ONE of the world’s leading conservation groups has conceded defeat in its flagship anti-whaling campaign.
Sea Shepherd said it is to end its 12-year battle to stop Japanese whalers in the Southern Ocean.
The organisation said it was no longer having an impact and the decision marks a major victory for the whaling industry.
Sea Shepherd founder Paul Watson said the group won’t be sending a ship to the Southern Ocean this year where it has traditionally disrupted whale boats.
He claimed the Sea Shepherd fleet could no longer get close enough to disrupt the activities of the whalers because they were being monitored by satellite.
He believes the Japanese authorities are feeding tracking information to whalers to enable them to stay one step ahead of Sea Shepherd boats and avoid contact.
Since 2005 the group has repeatedly disrupted the activities of Japan’s whaling fleet with footage of clashes on the high seas making headline news.
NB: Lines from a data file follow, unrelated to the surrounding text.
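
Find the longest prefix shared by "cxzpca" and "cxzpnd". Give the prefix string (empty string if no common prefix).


String 1: 'cxzpca'
String 2: 'cxzpnd'
Compare position by position:
pos 0: 'c' vs 'c' match
pos 1: 'x' vs 'x' match
pos 2: 'z' vs 'z' match
pos 3: 'p' vs 'p' match
pos 4: 'c' vs 'n' differ -> stop
Longest common prefix: "cxzp" (length 4)


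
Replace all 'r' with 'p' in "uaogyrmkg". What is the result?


Input string: 'uaogyrmkg'
Operation: replace 'r' with 'p'
Positions of 'r': 5
After replacement: uaogypmkg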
Mr Watson said: “What we discovered is that Japan is now employing military surveillance to watch Sea Shepherd ship movements in real time by satellite and if they know where our ships are at any given moment, they can easily avoid us.
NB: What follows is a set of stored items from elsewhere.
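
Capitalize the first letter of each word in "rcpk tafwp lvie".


Input string: 'rcpk tafwp lvie'
Operation: capitalize first letter of each word
Word transformations: 'rcpk'->'Rcpk', 'tafwp'->'Tafwp', 'lvie'->'Lvie'
Result: Rcpk Tafwp Lvie


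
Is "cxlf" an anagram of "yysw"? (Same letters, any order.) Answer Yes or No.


String 1: 'yysw' -> sorted: 'swyy'
String 2: 'cxlf' -> sorted: 'cflx'
Compare sorted forms: 'swyy' != 'cflx'
Anagram: No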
“This year Japan escalated their resistance with the passing of new anti-terrorism laws, some of which are specifically designed to condemn Sea Shepherd tactics.
“For the first time ever, they have stated they may send their military to defend their illegal whaling activities.”
He pledged that the organisation would not abandon the Southern Ocean altogether despite the setback and would continue to campaign against whaling in the area.